Falling is a common unfortunate accident, which may sometimes to lead broken bones and death. In fact, falling from heights is one of the leading causes of accidental death all over the world and is one of the most common causes of personal injuries. In Canada, there are over 42, 000 reported cases or worker obtaining an injury from accidental falls. These falling incidents are referred to as slips, trips and falls (STFs).
Causes of Falling
Approximately 66% of all falls result from slips and trips, while the remaining 34% is due to falls from heights. Some of the common causes of these slips, trips and fall from heights will be discussed.
- Slips: due to little friction between footwear and walking surface
- Wet or oily walking surface
- Weather hazards
- Loos rugs or mats
- Trips: collision between foot and any object leading to fall
- Clutter on the floor
- Obstructed view
- Poor lighting
- Wrinkled carpets
- Uneven steps
- Fall from heights: usually accidents but may also be intentional
- Missing a step
- Going beyond the railings
- Unknowing location of windows
- Parachute accidents
- Defenestration: act of throwing out someone or something out of a window
Risk Factors of Falling
As is with every job, certain jobs are more prone to STFs.

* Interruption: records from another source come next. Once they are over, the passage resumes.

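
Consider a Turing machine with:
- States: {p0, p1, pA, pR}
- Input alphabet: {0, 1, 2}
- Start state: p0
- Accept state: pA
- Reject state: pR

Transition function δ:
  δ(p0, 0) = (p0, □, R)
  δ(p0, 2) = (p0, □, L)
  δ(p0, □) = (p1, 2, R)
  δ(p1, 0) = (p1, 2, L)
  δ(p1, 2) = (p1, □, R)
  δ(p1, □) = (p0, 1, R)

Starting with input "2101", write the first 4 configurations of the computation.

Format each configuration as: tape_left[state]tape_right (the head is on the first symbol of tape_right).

Transitions applied:
Step 1: δ(p0, 2) = (p0, □, L)
Step 2: δ(p0, □) = (p1, 2, R)
Step 3: δ(p1, □) = (p0, 1, R)

The first 4 configurations are:
[p0]2101 ⊢ [p0]□□101 ⊢ 2[p1]□101 ⊢ 21[p0]101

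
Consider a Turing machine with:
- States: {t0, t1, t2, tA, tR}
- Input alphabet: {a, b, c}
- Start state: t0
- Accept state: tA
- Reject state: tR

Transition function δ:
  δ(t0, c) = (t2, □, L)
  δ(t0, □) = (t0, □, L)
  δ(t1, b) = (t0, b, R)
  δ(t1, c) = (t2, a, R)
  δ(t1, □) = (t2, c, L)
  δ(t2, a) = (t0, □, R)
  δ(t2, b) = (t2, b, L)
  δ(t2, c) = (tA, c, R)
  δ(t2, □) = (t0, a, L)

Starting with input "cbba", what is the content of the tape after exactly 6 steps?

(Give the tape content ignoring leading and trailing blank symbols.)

Execution trace:
Initial: [t0]cbba
Step 1: δ(t0, c) = (t2, □, L) → [t2]□□bba
Step 2: δ(t2, □) = (t0, a, L) → [t0]□a□bba
Step 3: δ(t0, □) = (t0, □, L) → [t0]□□a□bba
Step 4: δ(t0, □) = (t0, □, L) → [t0]□□□a□bba
Step 5: δ(t0, □) = (t0, □, L) → [t0]□□□□a□bba
Step 6: δ(t0, □) = (t0, □, L) → [t0]□□□□□a□bba

After 6 steps, the tape (ignoring leading/trailing blanks) is: a□bba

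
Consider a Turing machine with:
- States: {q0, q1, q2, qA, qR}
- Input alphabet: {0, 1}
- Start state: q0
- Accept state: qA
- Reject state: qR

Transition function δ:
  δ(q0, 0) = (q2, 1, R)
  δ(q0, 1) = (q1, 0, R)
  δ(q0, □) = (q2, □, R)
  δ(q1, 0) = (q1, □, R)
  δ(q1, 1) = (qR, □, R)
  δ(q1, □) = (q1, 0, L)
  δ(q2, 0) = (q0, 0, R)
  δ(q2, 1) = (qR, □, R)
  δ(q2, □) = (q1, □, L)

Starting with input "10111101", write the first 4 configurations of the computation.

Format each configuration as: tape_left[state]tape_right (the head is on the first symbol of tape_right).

Transitions applied:
Step 1: δ(q0, 1) = (q1, 0, R)
Step 2: δ(q1, 0) = (q1, □, R)
Step 3: δ(q1, 1) = (qR, □, R)

The first 4 configurations are:
[q0]10111101 ⊢ 0[q1]0111101 ⊢ 0□[q1]111101 ⊢ 0□□[qR]11101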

The National Institute for Occupational Safety and Health has collected risk factors that are answerable for heightened chances for STFs in the workplace.
- Individual factors
- Failing eyesight
- Employee fatigue
- Inappropriate or ill-fitting footwear
- Carelessness in the workplace
- Working in high levels outside of a building
Tips to Survive Falling
Same-level falls are almost never fatal. The worst injuries which can be obtained from slips and trips are fracture and/ or dislocated bones and are almost never fatal. Moreover,people who fall from the second floor of a building cause injuries but are typically not life-threatening as well. Falls from greater heights usually cause more serious harm. And therefore, these tips are applicable to falls from greater heights.
- Slow the fall by using the arch position to maximize the surface area.

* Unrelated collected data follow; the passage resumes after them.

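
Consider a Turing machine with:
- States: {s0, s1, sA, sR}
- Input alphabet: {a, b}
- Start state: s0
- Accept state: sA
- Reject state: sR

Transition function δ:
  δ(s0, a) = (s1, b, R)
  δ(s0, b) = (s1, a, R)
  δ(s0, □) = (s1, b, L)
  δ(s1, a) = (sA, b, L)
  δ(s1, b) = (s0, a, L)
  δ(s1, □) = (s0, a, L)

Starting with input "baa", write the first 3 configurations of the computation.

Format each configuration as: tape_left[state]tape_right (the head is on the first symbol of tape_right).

Transitions applied:
Step 1: δ(s0, b) = (s1, a, R)
Step 2: δ(s1, a) = (sA, b, L)

The first 3 configurations are:
[s0]baa ⊢ a[s1]aa ⊢ [sA]aba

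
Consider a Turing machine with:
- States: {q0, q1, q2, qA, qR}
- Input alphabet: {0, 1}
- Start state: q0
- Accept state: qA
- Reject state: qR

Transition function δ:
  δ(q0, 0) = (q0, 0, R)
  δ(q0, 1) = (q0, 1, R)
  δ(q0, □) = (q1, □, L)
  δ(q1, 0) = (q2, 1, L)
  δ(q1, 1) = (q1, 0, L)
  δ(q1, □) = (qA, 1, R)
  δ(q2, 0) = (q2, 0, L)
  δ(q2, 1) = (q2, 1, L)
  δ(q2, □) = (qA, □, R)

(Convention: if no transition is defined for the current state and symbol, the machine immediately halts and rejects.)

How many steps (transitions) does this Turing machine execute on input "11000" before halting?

Execution trace:
Initial: [q0]11000
Step 1: δ(q0, 1) = (q0, 1, R) → 1[q0]1000
Step 2: δ(q0, 1) = (q0, 1, R) → 11[q0]000
Step 3: δ(q0, 0) = (q0, 0, R) → 110[q0]00
Step 4: δ(q0, 0) = (q0, 0, R) → 1100[q0]0
Step 5: δ(q0, 0) = (q0, 0, R) → 11000[q0]□
Step 6: δ(q0, □) = (q1, □, L) → 1100[q1]0□
Step 7: δ(q1, 0) = (q2, 1, L) → 110[q2]01□
Step 8: δ(q2, 0) = (q2, 0, L) → 11[q2]001□
Step 9: δ(q2, 0) = (q2, 0, L) → 1[q2]1001□
Step 10: δ(q2, 1) = (q2, 1, L) → [q2]11001□
Step 11: δ(q2, 1) = (q2, 1, L) → [q2]□11001□
Step 12: δ(q2, □) = (qA, □, R) → □[qA]11001□

The machine reaches the accept state qA and halts.

The machine executed 12 steps before halting.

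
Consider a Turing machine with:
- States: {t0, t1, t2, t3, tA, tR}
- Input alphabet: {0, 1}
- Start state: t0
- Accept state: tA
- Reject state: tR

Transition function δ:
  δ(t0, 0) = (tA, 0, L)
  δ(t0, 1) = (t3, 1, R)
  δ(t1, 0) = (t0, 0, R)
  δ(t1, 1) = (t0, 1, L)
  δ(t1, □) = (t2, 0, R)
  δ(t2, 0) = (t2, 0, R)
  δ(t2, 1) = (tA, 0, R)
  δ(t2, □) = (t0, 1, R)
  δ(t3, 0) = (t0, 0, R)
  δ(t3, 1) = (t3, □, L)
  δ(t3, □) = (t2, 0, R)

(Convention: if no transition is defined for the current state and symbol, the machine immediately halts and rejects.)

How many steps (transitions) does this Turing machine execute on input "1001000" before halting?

Execution trace:
Initial: [t0]1001000
Step 1: δ(t0, 1) = (t3, 1, R) → 1[t3]001000
Step 2: δ(t3, 0) = (t0, 0, R) → 10[t0]01000
Step 3: δ(t0, 0) = (tA, 0, L) → 1[tA]001000

The machine reaches the accept state tA and halts.

The machine executed 3 steps before halting.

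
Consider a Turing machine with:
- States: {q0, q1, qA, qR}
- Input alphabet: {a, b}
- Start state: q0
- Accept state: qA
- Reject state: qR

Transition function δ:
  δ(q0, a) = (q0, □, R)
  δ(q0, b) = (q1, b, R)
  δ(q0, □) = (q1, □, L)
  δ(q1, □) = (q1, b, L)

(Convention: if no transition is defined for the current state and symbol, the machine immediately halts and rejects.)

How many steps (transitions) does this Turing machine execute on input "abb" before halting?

Execution trace:
Initial: [q0]abb
Step 1: δ(q0, a) = (q0, □, R) → □[q0]bb
Step 2: δ(q0, b) = (q1, b, R) → □b[q1]b

No transition is defined for δ(q1, b). By convention the machine halts and rejects.

The machine executed 2 steps before halting.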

- For parachute accidents, try to locate a good landing spot
- Slightly bend the knees and extend the body.
- Try to land feet-first for impact to be absorbed in the lower extremities. If this is done, protect the head during the bounce.
First Aid for Falling
Treatment will vary depending on the injuries. But it is important
to administer first aid for every victim of falls. Emergency medical services should be called if suspected of broken bones or fall from heights. Disclaimer: the following steps are to be taken as hints and do not substitute for a physician’s medical advice.
- Check and monitor for consciousness. Check for pulse, airway and breathing. Commence CPR, if necessary.
- Cover the victim with a coat or blanket to reduce risks for shock.
- Look for signs of fractures and bone dislocation in the head, body and extremities. Carry out first aid if necessary.
- If there are no broken bones and other suspected injuries, put the victim in recovery position.
- Do not leave the victim alone and wait for paramedics to arrive.
First aid is applicable in many different scenarios. Joining first aid and CPR courses will consist of hands-on training for accidents that include falling and its supplementary injuries.